E a religião tem interferido nessa discussão?

A questão religiosa é relevante sim, mas não é mais como há alguns anos. Muitas entidades são favoráveis a esses métodos contraceptivos. Acho que a grande pedra no sapato em relatos religiosos são relacionados ao aborto mesmo. Na própria Febrasgo dificilmente tem algum questionamento de origem religiosa para anticoncepção. E olha que eu fui presidente dessa comissão por dez anos.

Isso leva à discussão da realização dos abortos. Como a Febrasgo vê isso? Há algum levantamento algum alguma estimativa de quantos abortos ocorrem no país?

Eu não saberia te dizer. A gente acaba tendo acesso a essas informações pelos dados que são oficiais do Ministério da Saúde. A Febrasgo não tem esse escopo, porque ela é uma federação de associações médicas que tem muito mais foco científico, de discutir as questões com fundamentos científicos. Na nossa última discussão sobre o assunto a Febrasgo defendeu a descriminalização do aborto. Mas essa informação ficou truncada. A gente não disse que defendia a legalização do aborto. São coisas diferentes.

Uma das queixas das mulheres em relação à atual lei sobre a laqueadura é que mesmo as que são enquadradas a realizar o procedimento pelo SUS enfrentam resistência, seja porque esbarram na recomendação de um médico, seja por conta de etapas burocráticas. Há críticas de que as candidatas são desencorajadas por serem jovens, ou por não terem filhos. Como o senhor vê isso?

Nos serviços bem estruturados de planejamento contraceptivo não pode ter esse tipo de barreira. É preciso seguir a lei. A pessoa precisa manifestar o desejo de fazer a cirurgia e depois passar por uma orientação mais aprofundada de uma enfermeira. Depois ela é encaminhada para a assistente social e por último ela passa pelo médico, que vai efetuar a cirurgia. Não pode realmente haver alguma restrição sem que não haja uma contraindicação médica. Isso é uma falha grave e que precisa ser corrigida. Quando isso ocorre em geral acaba em judicialização. A pessoa acaba procurando e conseguindo. Eu não vejo muito isso. A gente vê queixa de isolados, com uma ou outra pessoa que fala, mas a maioria que segue a normatização vai muito bem. Se está na lei a gente tem que seguir. Não se pode criar obstáculos para a pessoa por questões pessoais. Ninguém recomenda isso. Todas as entidades seguem rigidamente essas regras. Teria que ver caso a caso.

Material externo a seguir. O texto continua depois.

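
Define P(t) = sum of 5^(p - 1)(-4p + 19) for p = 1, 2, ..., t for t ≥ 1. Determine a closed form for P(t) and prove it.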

Em Jundiaí (SP), no ano passado, uma mulher teve uma decisão favorável na Justiça ao solicitar indenização a um hospital e ao município porque ela teria sido submetida a laqueadura sem autorização dela.

É, eu sei, por coincidência eu trabalho aqui. Não fui eu que fiz o procedimento e não sei detalhadamente sobre o caso. O que fiquei sabendo foi por alto. Mas o que chama atenção é que em alguns casos as pessoas processam os profissionais por questão econômica, porque ninguém faz uma laqueadura por dinheiro, principalmente em hospital público. O profissional fez a laqueadura depois de ter feito os trâmites normais, mas aqui acontece de ter esse tipo de arrependimento da paciente. O objetivo do médico é sempre ajudar. É interessante a gente pensar sempre nesse outro lado também.